La Francia. Lo sappiamo, l’adagio suona più o meno così: il sistema produttivo cinematografico d’oltralpe è particolarmente virtuoso, ragion per cui destina cospicue risorse per il finanziamento del settore e, in particolare, per la realizzazione delle opere prime. Meglio evitare un confronto, dagli annunciati esiti sconfortanti, con la realtà italica, il cui lamento, intonato ormai da più di un ventennio, ha raggiunto vette non più umanamente sostenibili.
Angèle e Tony dell’esordiente Alix Delaponte (in precedenza ha diretto alcuni cortometraggi) è un film essenziale, asciutto, contenuto anche nella durata, che, nel suo minimalismo, ricorda, in chiave edulcorata, il cinema trattenuto e ‘ruvido’ dei Dardenne e, per l’ambientazione e la caratterizzazione dei personaggi, il primo Guédiguian, quello de La ville est tranquille per intenderci. La forza della recitazione degli attori costituisce un elemento decisivo per la riuscita della messa in scena, agevolando non poco il processo di sottrazione predisposto in fase di scrittura della sceneggiatura.
Angèle (Clothilde Hesme; tra i film di cui è stata interprete sono da segnalare Les mysteres de Lisbonne, del 2010, di Raoul Ruiz e Les amants régulier, del 2005, di Philippe Garrel) è una giovane madre che ha da poco perso il marito in un incidente stradale di cui – nel film non si forniscono ulteriori indicazioni – è stata ritenuta responsabile. Uscita dal carcere deve ricostruire la propria vita e, soprattutto, il rapporto con il figlio che non vede da due anni. Grazie ad un’inserzione matrimoniale incontra Tony (Grégory Gadebois; La frontière de l’aube, del 2008, di Garrel), un pescatore della zona (siamo nella regione della Normandia), anch’esso reduce da un recente lutto per la morte del padre. È un uomo onesto, semplice, con una grande forza interiore, capace di arginare l’intempestività del carattere della protagonista. Si assiste quasi ad un’inversione dei tratti di genere, per cui all’aggressività e alla mancanza di grazia di Angèle si contrappongono la pazienza e la disponibilità all’accoglienza di Tony che, invece di cedere agli appetiti smossi dall’intraprendenza della ragazza, si contiene in un pudore volto a dilatare in tempi adeguati il processo di avvicinamento di due anime solitarie e bisognose di reciproco sostegno.
Sullo sfondo si staglia la piccola comunità costiera in cui s’introduce Angèle, sulle prime un po’ diffidente, ma poi decisiva nel realizzare il processo d’integrazione all’interno del quale giunge a maturazione il rapporto dei due protagonisti. Non sveliamo l’esito finale, ma non possiamo evitare di segnalare una certa commozione prodotta dalla visione di alcune sequenze. Da ricordare quella in cui Angèle cerca di parlare con il figlio, dopo che quest’ultimo si è chiuso in bagno: la porta che li divide diventa lo schermo su cui le loro mani si poggiano, cercando un contatto forse ancora prematuro.

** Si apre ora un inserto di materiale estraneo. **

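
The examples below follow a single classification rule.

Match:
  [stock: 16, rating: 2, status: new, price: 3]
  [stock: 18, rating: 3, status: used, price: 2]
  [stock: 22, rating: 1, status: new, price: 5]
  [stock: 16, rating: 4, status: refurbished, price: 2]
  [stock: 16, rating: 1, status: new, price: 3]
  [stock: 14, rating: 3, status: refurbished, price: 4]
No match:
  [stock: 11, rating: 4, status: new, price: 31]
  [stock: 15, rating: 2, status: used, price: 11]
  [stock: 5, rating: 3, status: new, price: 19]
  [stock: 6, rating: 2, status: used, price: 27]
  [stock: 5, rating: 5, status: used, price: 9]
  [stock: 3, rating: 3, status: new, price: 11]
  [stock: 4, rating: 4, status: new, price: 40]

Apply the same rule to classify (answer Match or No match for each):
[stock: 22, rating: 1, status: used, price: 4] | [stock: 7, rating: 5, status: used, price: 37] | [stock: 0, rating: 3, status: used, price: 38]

Match, No match, No match

The classifier is using: price ≤ 5.
[stock: 22, rating: 1, status: used, price: 4]: Match (price = 4).
[stock: 7, rating: 5, status: used, price: 37]: No match (price = 37).
[stock: 0, rating: 3, status: used, price: 38]: No match (price = 38).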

La working class della penisola normanna costituisce il luogo di un evento non ascrivibile solo ai diretti interessati, ma prodotto nel quadro più ampio di una comunità che fa sì che ciò che eccede l’ordinario accada. Insomma, volendo fare una piccolissima riflessione finale, non è inopportuno affermare che la crisi attuale dei rapporti può essere superata solo ricollocando il problema all’interno di un quadro comunitario rinnovato, in cui ciascun componente è convocato, con il suo apporto, a veicolare la produzione di soggettività dei singoli; altrimenti non resta che continuare a rimpinguare le finanze di qualche principe della psicanalisi (magari fissato con la “sindrome da deficit di accudimento”).